How do you interact with Arsenal’s players on social?

Well, as you’d expect, some of them are more active than others. Players like Mesut Ozil have huge numbers of followers, millions in his own rights. And we work with him, his representatives and maybe things that we work together on the maybe ways that we help him grow awareness of certain campaigns. Per Mertesacker is a good example, when he was named as captain in the summer we’ve just gone through, we worked with him to announce it over our Twitter channel. So we work hard with the players. Some are very, very proactive, others less so, but and I think that’s going to become more and more prevalent. I think players are taking more control over their own brands.

How big is the team and are you always on stand-by?

It’s a big team, yeah.
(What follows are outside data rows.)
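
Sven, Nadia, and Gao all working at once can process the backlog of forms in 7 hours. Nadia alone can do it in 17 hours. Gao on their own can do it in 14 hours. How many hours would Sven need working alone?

Combined rate is 1/7 per hour.
Known contribution: 1/17 + 1/14 = (14 + 17)/238 = 31/238 per hour.
So Sven's rate is 1/7 − 31/238 = 3/238, meaning 238/3 hours alone.

238/3 hours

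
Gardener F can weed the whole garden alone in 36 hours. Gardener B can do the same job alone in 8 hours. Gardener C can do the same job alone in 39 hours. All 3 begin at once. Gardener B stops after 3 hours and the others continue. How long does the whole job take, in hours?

In the first 3 hours the combined rate is 167/936, so 167/312 of the job is done, leaving 145/312.
After Gardener B leaves the rate is 25/468 per hour; the remaining 145/312 takes 87/10 hours.
Total = 3 + 87/10 = 117/10 hours.

117/10 hours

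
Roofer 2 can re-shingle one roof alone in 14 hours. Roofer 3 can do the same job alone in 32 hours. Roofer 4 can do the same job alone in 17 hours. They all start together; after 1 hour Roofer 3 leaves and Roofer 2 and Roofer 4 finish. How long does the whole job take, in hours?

In the first 1 hour the combined rate is 615/3808, so 615/3808 of the job is done, leaving 3193/3808.
After Roofer 3 leaves the rate is 31/238 per hour; the remaining 3193/3808 takes 103/16 hours.
Total = 1 + 103/16 = 119/16 hours.

119/16 hours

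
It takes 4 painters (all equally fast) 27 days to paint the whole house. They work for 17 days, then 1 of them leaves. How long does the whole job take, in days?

91/3 days

One painter does 1/108 of the job per day.
After 17 days with 4 painters, 17/27 is done (10/27 left).
With 3 painters the rate is 3/108 = 1/36, so the rest takes 10/27 ÷ 1/36 = 40/3 days.
Total = 17 + 40/3 = 91/3 days.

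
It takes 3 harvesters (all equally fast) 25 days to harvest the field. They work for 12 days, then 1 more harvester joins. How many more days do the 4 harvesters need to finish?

One harvester does 1/75 of the job per day.
After 12 days with 3 harvesters, 12/25 is done (13/25 left).
With 4 harvesters the rate is 4/75, so the rest takes 13/25 ÷ 4/75 = 39/4 days.

39/4 days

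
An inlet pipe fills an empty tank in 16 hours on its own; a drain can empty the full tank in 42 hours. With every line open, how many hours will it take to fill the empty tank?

336/13 hours

Net rate = 1/16 − 1/42 = (21 − 8)/336 = 13/336 per hour.
Filling time = 1 ÷ (13/336) = 336/13 hours.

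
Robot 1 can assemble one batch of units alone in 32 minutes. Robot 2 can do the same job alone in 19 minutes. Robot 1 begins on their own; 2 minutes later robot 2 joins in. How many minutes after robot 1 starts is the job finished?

In the first 2 minutes robot 1 alone does 2/32 = 1/16 of the job, leaving 15/16.
Once everyone is working, combined rate: 1/32 + 1/19 = (19 + 32)/608 = 51/608 per minute.
Remaining 15/16 at 51/608 per minute takes 190/17 minutes.
Total from the start = 2 + 190/17 = 224/17 minutes.

224/17 minutes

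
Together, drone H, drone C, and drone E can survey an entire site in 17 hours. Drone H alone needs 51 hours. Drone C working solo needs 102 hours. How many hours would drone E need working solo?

34 hours

Combined rate is 1/17 per hour.
Known contribution: 1/51 + 1/102 = (2 + 1)/102 = 3/102 = 1/34 per hour.
So drone E's rate is 1/17 − 1/34 = 1/34, meaning 34 hours alone.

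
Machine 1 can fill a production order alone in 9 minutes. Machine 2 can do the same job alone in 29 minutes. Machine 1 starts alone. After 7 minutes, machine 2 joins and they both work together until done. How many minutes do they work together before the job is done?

29/19 minutes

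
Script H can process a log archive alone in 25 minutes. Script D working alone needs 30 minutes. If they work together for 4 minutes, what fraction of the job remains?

53/75

Combined rate: 1/25 + 1/30 = (6 + 5)/150 = 11/150 per minute.
In 4 minutes they complete 4·11/150 = 22/75 of the job.
So 53/75 remains.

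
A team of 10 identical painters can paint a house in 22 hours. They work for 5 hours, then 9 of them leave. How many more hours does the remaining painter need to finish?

170 hours

One painter does 1/220 of the job per hour.
After 5 hours with 10 painters, 5/22 is done (17/22 left).
With 1 painter the rate is 1/220, so the rest takes 17/22 ÷ 1/220 = 170 hours.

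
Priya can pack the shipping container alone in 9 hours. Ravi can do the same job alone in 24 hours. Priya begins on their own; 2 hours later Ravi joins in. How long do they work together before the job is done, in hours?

In the first 2 hours Priya alone does 2/9 of the job, leaving 7/9.
Once everyone is working, combined rate: 1/9 + 1/24 = (8 + 3)/72 = 11/72 per hour.
Remaining 7/9 at 11/72 per hour takes 56/11 hours.

56/11 hours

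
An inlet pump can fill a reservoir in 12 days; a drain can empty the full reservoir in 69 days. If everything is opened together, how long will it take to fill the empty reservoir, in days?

276/19 days

Net rate = 1/12 − 1/69 = (23 − 4)/276 = 19/276 per day.
Filling time = 1 ÷ (19/276) = 276/19 days.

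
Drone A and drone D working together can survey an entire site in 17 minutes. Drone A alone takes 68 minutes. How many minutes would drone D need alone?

68/3 minutes

Combined rate is 1/17 per minute.
Known contribution: 1/68 per minute.
So drone D's rate is 1/17 − 1/68 = 3/68, meaning 68/3 minutes alone.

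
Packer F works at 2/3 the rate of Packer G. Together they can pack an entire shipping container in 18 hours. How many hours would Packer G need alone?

30 hours

Let Packer G's rate be r; then Packer F's rate is (2/3)r, so together (2/3 + 1)r = (5/3)r = 1/18.
Thus r = 1/30 per hour.
Packer G alone: 30 hours; Packer F alone: 45 hours.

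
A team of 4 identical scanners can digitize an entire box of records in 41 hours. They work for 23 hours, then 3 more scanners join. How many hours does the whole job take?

233/7 hours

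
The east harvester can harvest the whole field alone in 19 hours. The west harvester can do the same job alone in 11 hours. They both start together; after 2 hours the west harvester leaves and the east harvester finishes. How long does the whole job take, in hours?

171/11 hours

In the first 2 hours the combined rate is 30/209, so 60/209 of the job is done, leaving 149/209.
After the west harvester leaves the rate is 1/19 per hour; the remaining 149/209 takes 149/11 hours.
Total = 2 + 149/11 = 171/11 hours.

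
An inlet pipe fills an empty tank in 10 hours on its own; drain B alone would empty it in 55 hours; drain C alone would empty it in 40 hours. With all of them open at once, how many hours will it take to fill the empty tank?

88/5 hours

Net rate = 1/10 − 1/55 − 1/40 = (44 − 8 − 11)/440 = 25/440 = 5/88 per hour.
Filling time = 1 ÷ (5/88) = 88/5 hours.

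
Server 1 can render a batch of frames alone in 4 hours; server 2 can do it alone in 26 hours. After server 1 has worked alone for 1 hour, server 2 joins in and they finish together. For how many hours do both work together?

13/5 hours

In 1 hour server 1 does 1/4 of the job, leaving 3/4.
Server 1 and server 2 together work at 15/52 per hour, so finishing takes 3/4 ÷ 15/52 = 13/5 hours.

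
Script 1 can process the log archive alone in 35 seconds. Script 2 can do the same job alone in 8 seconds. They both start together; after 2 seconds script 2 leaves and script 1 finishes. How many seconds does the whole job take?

105/4 seconds

In the first 2 seconds the combined rate is 43/280, so 43/140 of the job is done, leaving 97/140.
After script 2 leaves the rate is 1/35 per second; the remaining 97/140 takes 97/4 seconds.
Total = 2 + 97/4 = 105/4 seconds.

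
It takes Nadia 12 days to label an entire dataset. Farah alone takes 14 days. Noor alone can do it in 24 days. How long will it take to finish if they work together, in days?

Combined rate: 1/12 + 1/14 + 1/24 = (14 + 12 + 7)/168 = 33/168 = 11/56 per day.
Time = 1 ÷ (11/56) = 56/11 days.

56/11 days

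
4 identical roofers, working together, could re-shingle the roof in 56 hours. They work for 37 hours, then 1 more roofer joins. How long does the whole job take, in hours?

261/5 hours

One roofer does 1/224 of the job per hour.
After 37 hours with 4 roofers, 37/56 is done (19/56 left).
With 5 roofers the rate is 5/224, so the rest takes 19/56 ÷ 5/224 = 76/5 hours.
Total = 37 + 76/5 = 261/5 hours.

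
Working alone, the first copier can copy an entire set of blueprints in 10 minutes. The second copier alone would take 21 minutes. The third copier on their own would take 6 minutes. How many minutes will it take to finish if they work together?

Combined rate: 1/10 + 1/21 + 1/6 = (21 + 10 + 35)/210 = 66/210 = 11/35 per minute.
Time = 1 ÷ (11/35) = 35/11 minutes.

35/11 minutes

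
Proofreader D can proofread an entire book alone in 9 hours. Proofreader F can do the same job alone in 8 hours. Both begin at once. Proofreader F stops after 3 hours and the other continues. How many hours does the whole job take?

In the first 3 hours the combined rate is 17/72, so 17/24 of the job is done, leaving 7/24.
After proofreader F leaves the rate is 1/9 per hour; the remaining 7/24 takes 21/8 hours.
Total = 3 + 21/8 = 45/8 hours.

45/8 hours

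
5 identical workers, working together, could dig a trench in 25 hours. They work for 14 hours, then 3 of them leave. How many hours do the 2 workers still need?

55/2 hours

One worker does 1/125 of the job per hour.
After 14 hours with 5 workers, 14/25 is done (11/25 left).
With 2 workers the rate is 2/125, so the rest takes 11/25 ÷ 2/125 = 55/2 hours.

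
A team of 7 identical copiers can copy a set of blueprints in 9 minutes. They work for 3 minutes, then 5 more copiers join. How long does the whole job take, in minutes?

13/2 minutes

One copier does 1/63 of the job per minute.
After 3 minutes with 7 copiers, 1/3 is done (2/3 left).
With 12 copiers the rate is 12/63 = 4/21, so the rest takes 2/3 ÷ 4/21 = 7/2 minutes.
Total = 3 + 7/2 = 13/2 minutes.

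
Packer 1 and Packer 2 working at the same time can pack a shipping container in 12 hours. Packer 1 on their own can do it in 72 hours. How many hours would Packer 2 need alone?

72/5 hours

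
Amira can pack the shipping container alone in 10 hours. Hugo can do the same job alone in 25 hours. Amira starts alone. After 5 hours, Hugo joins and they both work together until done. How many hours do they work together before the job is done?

In the first 5 hours Amira alone does 5/10 = 1/2 of the job, leaving 1/2.
Once everyone is working, combined rate: 1/10 + 1/25 = (5 + 2)/50 = 7/50 per hour.
Remaining 1/2 at 7/50 per hour takes 25/7 hours.

25/7 hours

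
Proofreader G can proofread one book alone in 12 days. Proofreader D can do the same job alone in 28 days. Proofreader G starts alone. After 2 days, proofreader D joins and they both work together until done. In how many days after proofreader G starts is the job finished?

9 days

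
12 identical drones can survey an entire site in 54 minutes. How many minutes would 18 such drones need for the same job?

Total work is 12·54 = 648 drone-minutes.
With 18 drones: 648/18 = 36 minutes.

36 minutes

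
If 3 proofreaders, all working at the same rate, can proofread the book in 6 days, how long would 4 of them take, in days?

9/2 days

Total work is 3·6 = 18 proofreader-days.
With 4 proofreaders: 18/4 = 9/2 days.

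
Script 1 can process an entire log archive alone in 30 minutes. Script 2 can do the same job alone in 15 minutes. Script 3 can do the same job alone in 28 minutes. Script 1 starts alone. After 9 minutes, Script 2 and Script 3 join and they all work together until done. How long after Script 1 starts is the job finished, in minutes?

In the first 9 minutes Script 1 alone does 9/30 = 3/10 of the job, leaving 7/10.
Once everyone is working, combined rate: 1/30 + 1/15 + 1/28 = (14 + 28 + 15)/420 = 57/420 = 19/140 per minute.
Remaining 7/10 at 19/140 per minute takes 98/19 minutes.
Total from the start = 9 + 98/19 = 269/19 minutes.

269/19 minutes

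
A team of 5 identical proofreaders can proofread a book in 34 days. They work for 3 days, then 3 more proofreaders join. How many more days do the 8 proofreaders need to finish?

155/8 days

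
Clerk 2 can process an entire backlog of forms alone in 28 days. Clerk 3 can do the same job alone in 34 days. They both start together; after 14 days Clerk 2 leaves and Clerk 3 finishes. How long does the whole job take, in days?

17 days

In the first 14 days the combined rate is 31/476, so 31/34 of the job is done, leaving 3/34.
After Clerk 2 leaves the rate is 1/34 per day; the remaining 3/34 takes 3 days.
Total = 14 + 3 = 17 days.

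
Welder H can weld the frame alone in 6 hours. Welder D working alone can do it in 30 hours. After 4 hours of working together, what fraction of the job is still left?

1/5

Combined rate: 1/6 + 1/30 = (5 + 1)/30 = 6/30 = 1/5 per hour.
In 4 hours they complete 4·1/5 = 4/5 of the job.
So 1/5 remains.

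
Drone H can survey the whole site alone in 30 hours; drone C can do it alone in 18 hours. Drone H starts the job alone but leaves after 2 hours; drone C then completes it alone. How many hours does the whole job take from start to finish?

In 2 hours drone H does 2/30 = 1/15 of the job, leaving 14/15.
Drone C works at 1/18 per hour, so finishing takes 14/15 ÷ 1/18 = 84/5 hours.
Total time = 2 + 84/5 = 94/5 hours.

94/5 hours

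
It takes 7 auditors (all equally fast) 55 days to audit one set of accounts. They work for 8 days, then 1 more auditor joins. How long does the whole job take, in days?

One auditor does 1/385 of the job per day.
After 8 days with 7 auditors, 8/55 is done (47/55 left).
With 8 auditors the rate is 8/385, so the rest takes 47/55 ÷ 8/385 = 329/8 days.
Total = 8 + 329/8 = 393/8 days.

393/8 days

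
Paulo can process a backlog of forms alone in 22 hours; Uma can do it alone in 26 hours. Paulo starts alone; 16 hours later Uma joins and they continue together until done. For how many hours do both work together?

13/4 hours

In 16 hours Paulo does 16/22 = 8/11 of the job, leaving 3/11.
Paulo and Uma together work at 12/143 per hour, so finishing takes 3/11 ÷ 12/143 = 13/4 hours.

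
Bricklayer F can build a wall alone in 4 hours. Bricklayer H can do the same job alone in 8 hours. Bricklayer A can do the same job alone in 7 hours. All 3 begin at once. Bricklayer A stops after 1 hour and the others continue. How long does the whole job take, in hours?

16/7 hours

In the first 1 hour the combined rate is 29/56, so 29/56 of the job is done, leaving 27/56.
After Bricklayer A leaves the rate is 3/8 per hour; the remaining 27/56 takes 9/7 hours.
Total = 1 + 9/7 = 16/7 hours.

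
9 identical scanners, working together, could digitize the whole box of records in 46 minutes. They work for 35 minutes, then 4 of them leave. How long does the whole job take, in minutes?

274/5 minutes

One scanner does 1/414 of the job per minute.
After 35 minutes with 9 scanners, 35/46 is done (11/46 left).
With 5 scanners the rate is 5/414, so the rest takes 11/46 ÷ 5/414 = 99/5 minutes.
Total = 35 + 99/5 = 274/5 minutes.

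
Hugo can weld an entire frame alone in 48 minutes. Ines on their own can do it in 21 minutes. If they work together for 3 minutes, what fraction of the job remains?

Combined rate: 1/48 + 1/21 = (7 + 16)/336 = 23/336 per minute.
In 3 minutes they complete 3·23/336 = 23/112 of the job.
So 89/112 remains.

89/112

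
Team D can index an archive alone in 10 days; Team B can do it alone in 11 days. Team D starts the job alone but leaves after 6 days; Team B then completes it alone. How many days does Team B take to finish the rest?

22/5 days

In 6 days Team D does 6/10 = 3/5 of the job, leaving 2/5.
Team B works at 1/11 per day, so finishing takes 2/5 ÷ 1/11 = 22/5 days.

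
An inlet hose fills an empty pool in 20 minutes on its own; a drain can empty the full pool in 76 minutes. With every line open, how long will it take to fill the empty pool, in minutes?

190/7 minutes

Net rate = 1/20 − 1/76 = (19 − 5)/380 = 14/380 = 7/190 per minute.
Filling time = 1 ÷ (7/190) = 190/7 minutes.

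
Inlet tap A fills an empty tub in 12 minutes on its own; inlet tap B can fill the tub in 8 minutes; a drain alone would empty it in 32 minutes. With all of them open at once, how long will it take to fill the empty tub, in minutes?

96/17 minutes

Net rate = 1/12 + 1/8 − 1/32 = (8 + 12 − 3)/96 = 17/96 per minute.
Filling time = 1 ÷ (17/96) = 96/17 minutes.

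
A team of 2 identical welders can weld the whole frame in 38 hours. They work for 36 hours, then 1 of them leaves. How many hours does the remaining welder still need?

One welder does 1/76 of the job per hour.
After 36 hours with 2 welders, 18/19 is done (1/19 left).
With 1 welder the rate is 1/76, so the rest takes 1/19 ÷ 1/76 = 4 hours.

4 hours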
When I go back, I’ve been here 14 years unbelievably, and the media landscape has changed just completely transformed since then. There used to be a website, there used to be four or five of us in an office and now it’s a team of journalists, an editorial team, a big design team. We have a huge production team, I’m inspired by them every day at some of the stuff they’ve turned around. On a match day itself, we used to have maybe one or two people working and the guy doing the reports he would hold up a handycam and do the interview afterwards himself, while asking the questions. So it was very much of one or two-man show. Now it’s about 20 people on a match day and that’s just editorial and production.